Recently, the 38th Annual Conference on Neural Information Processing Systems (NeurIPS 2024) concluded with great success. The conference featured the official competition "Large Language Model and Agent Security Competition" (CLAS). This competition, organized by renowned international research institutions and companies including UC Berkeley, University of Illinois Urbana-Champaign, and Salesforce, attracted over 30 teams of AI security researchers from prestigious institutions such as the University of Cambridge, University of Chicago, University of Michigan, Microsoft, Samsung, and Amazon. The Zhejiang University Blockchain and Data Security State Key Laboratory AI Data Security Team participated as two independent teams, “W0r1d 0ne” and “LlaXa,” winning two first-place titles, one second-place finish, and the Best Black-Box Jailbreak Attack Method Special Award in all three competition tracks. These achievements reflect the team's exceptional professionalism, innovative thinking, and solid skillset.
NeurIPS Large Language Model and Agent Security Competition
Overview
NeurIPS is one of the three flagship conferences in the field of machine learning and is also an A-level recommended conference by the China Computer Federation. The Large Language Model and Agent Security Competition (CLAS) was a special official competition at this year's NeurIPS, focusing on the security of large language models (LLMs) and agents. It brought together top researchers, developers, and professionals from around the world to address the major challenges in AI security.
The task for participants was to design and implement innovative solutions to induce harmful outputs from LLMs and agents, and to recover the backdoor trigger mechanisms of LLMs and agents. The competition not only encouraged technical innovation but also fostered a deeper understanding of the impact of AI security, contributing to the advancement of building safer and more reliable AI systems.
Competition Track Details
The CLAS competition began in late July 2024 and included three tracks: Large Model Jailbreaking, Large Model Backdoor Trigger Recovery, and Web Agent Backdoor Trigger Recovery. Each track featured highly challenging tasks and evaluation metrics, designed to assess the technical strength and innovative capabilities of participating teams in LLM security applications.

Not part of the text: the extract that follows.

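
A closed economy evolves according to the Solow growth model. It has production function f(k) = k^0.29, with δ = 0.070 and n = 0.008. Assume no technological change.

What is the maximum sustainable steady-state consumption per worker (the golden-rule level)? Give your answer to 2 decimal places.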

Track 1: Large Model Jailbreaking
This track simulated real-world LLM interactions with users. Participants were tasked with developing automated methods to optimize harmful prompts and successfully jailbreak a safety-aligned LLM (provided by the organizers). The evaluation of jailbreak effectiveness involved metrics such as jailbreak success rate, output harm severity, and the degree of modification to the original prompt. Targets included models like Llama3-8B-Instruct, Gemma-2b-it, and an undisclosed black-box target (later revealed as Qwen2.5-7B-Instruct).
Track 2: Large Model Backdoor Trigger Recovery
Focusing on code-generating LLMs, this track simulated scenarios where LLMs might suffer malicious backdoor injections. Participants developed algorithms to identify the trigger strings corresponding to each target code, based on a CodeQwen1.5-7B model that had been fine-tuned with multiple backdoors.
Track 3: Web Agent Backdoor Trigger Recovery
This track dealt with LLM-driven Web Agents and simulated real-world scenarios where agents execute harmful operations after a backdoor attack. Participants were tasked with designing algorithms to recover backdoor triggers in web agent applications, predicting the trigger strings associated with specific targets and their related webpages.
Team Overview
The award-winning team members are from the AI Data Security Team at Zhejiang University's Blockchain and Data Security State Key Laboratory. The participating students include Chen Yukun, Yang Yiqi, He Yu, and Fu Hongye, under the guidance of Professors Ren Kui, Qin Zhan, Ba Zhongjie, Wang Qinglong, Zheng Tianhang, and Li Yiming.
AI Security Theory and Validation Platform - AIcert
The team has long focused on AI security testing. Leveraging the resources of the Zhejiang University Blockchain and Data Security State Key Laboratory, they have built the AIcert platform for AI security theory and validation. AIcert provides security testing and defense reinforcement throughout various stages of AI system development. It introduces a novel security evaluation methodology and more than 40 innovative evaluation techniques, covering three key domains of AI system data space (source domain, representation domain, and target domain). The platform has developed the first automated evaluation system, encompassing 86 indicators across 14 core security dimensions, tailored for nine categories of AI models. The system includes over 30 million pieces of data for traditional models, 1,000 high-quality jailbreak attack templates for large language and multimodal models, and over 16 million pieces of content security data across various modal models. AIcert has conducted robust performance analysis and security evaluations for over 130 AI models, including large models registered with regulatory authorities, AI models for smart vehicles, Huawei’s Ascend environment, and multiple domain-specific large models. The team's technologies for large model security detection, used in the CLAS competition, were developed on the AIcert platform and deployed in practice.